Ce numéro de Risques est fondé sur la mise en valeur d’un mot, la transition. En effet, il ne s’agit pas de celles qui alimentent les discours journalistiques quotidiens, les transitions écologique, numérique et démographique – même si elles jouent un rôle majeur dans le monde du risque. Nous nous sommes volontairement placés en marge de ces domaines de réflexion au cœur de l’actualité, et notre réflexion porte ici sur des ruptures moins visibles, dans des domaines plus traditionnels mais tout aussi fondamentaux.

Notre interview illustre parfaitement cela, le maintien et même le développement du rôle de l’homme dans les métiers de l’assurance, confrontés aux chocs violents de ce début de XXIe siècle. Lorsqu’il évoque son métier et sa stratégie, Philippe Donnet, directeur général de Generali, dit : « notre vrai challenge est qualitatif, devenir partenaire de nos clients tout au long de leur vie. » On a tendance aujourd’hui à considérer que l’ensemble de nos contradictions et difficultés est réglé par une nouvelle religion qui s’incline devant le dieu technologie ; alors qu’en fait rien n’est aussi simple.

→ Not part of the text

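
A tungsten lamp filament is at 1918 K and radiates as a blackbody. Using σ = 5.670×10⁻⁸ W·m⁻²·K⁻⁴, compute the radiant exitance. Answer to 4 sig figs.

I ≈ 7.673×10⁵ W/m²

Stefan–Boltzmann: I = σT⁴ = 5.670×10⁻⁸ × (1918)⁴ = 7.673×10⁵ W/m².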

La seconde accroche aux turbulences actuelles, c’est le thème de la distribution. Inlassablement on a le sentiment que les différentes formes de réseaux humains vont être supplantées par des relations directes numériques entre le client et l’assureur. Et bien là, comme dans bien d’autres domaines, ce n’est pas ce qui se passe, ou tout du moins, le mode évolue différemment d’une trajectoire présentée comme unique et définitive. L’assurance se vend encore largement à travers des réseaux qui évidemment se sont transformés, modernisés, et s’appuient désormais sur toutes les technologies existantes ; mais, où en fin de parcours, c’est un être de chair et d’os qui tente de convaincre un prospect de la qualité de ses produits. Nous avions dans un numéro précédent analysé le courtage, ici il s’agit des réseaux de distribution captifs dont on peut mesurer à quel point ils sont importants, implantés partout et parfaitement adaptés à la gestion des nouveaux risques. Même chose sur l’évolution de nos sociétés où l’on a tendance à ne regarder que le « startuper », l’entrepreneur ou le salarié aux vies professionnelles multiples. De la même manière que la France entière se passionne pour le sujet des retraites, les réformes de l’assurance chômage sont au cœur du débat politique français. Et là aussi la transition prend une réalité plus traditionnelle puisqu’au fond, dans les réformes proposées par les uns et les autres, on s’aperçoit que prédominent deux questions essentielles : à quel moment l’assurance chômage joue-t-elle un rôle néfaste sur l’incitation à reprendre le travail ? et qui doit gérer l’assurance chômage : l’État ou les partenaires sociaux ? Ce sont des questions extrêmement difficiles pour lesquelles il n’y a pas de réponse évidente et c’est tout l’intérêt de la rubrique « Analyses et défis » de ce numéro d’avoir présenté des points de vue divers et très souvent convaincants, même s’ils sont loin d’être convergents.

Enfin dans ce monde de transitions longues et complexes où le risque doit être appréhendé dans toute son actualité, il y a un domaine qui est la véritable interrogation pour notre société, au-delà du progrès technologique : assiste-t-on à une véritable révolution scientifique en médecine ? C’était l’objet du débat de ce numéro et là c’est une formidable note d’optimisme qui nous saisit. Il n’y aucun doute sur le fait que l’évolution de la médecine est l’élément le plus remarquable dans le domaine de la connaissance humaine de ces trente dernières années. Mais y a-t-il une limite à ce progrès ? La conclusion de ce débat est sans équivoque, il n’y en a pas et c’est évidemment essentiel dans notre domaine puisque cela redonnera tout son poids au risque de longévité.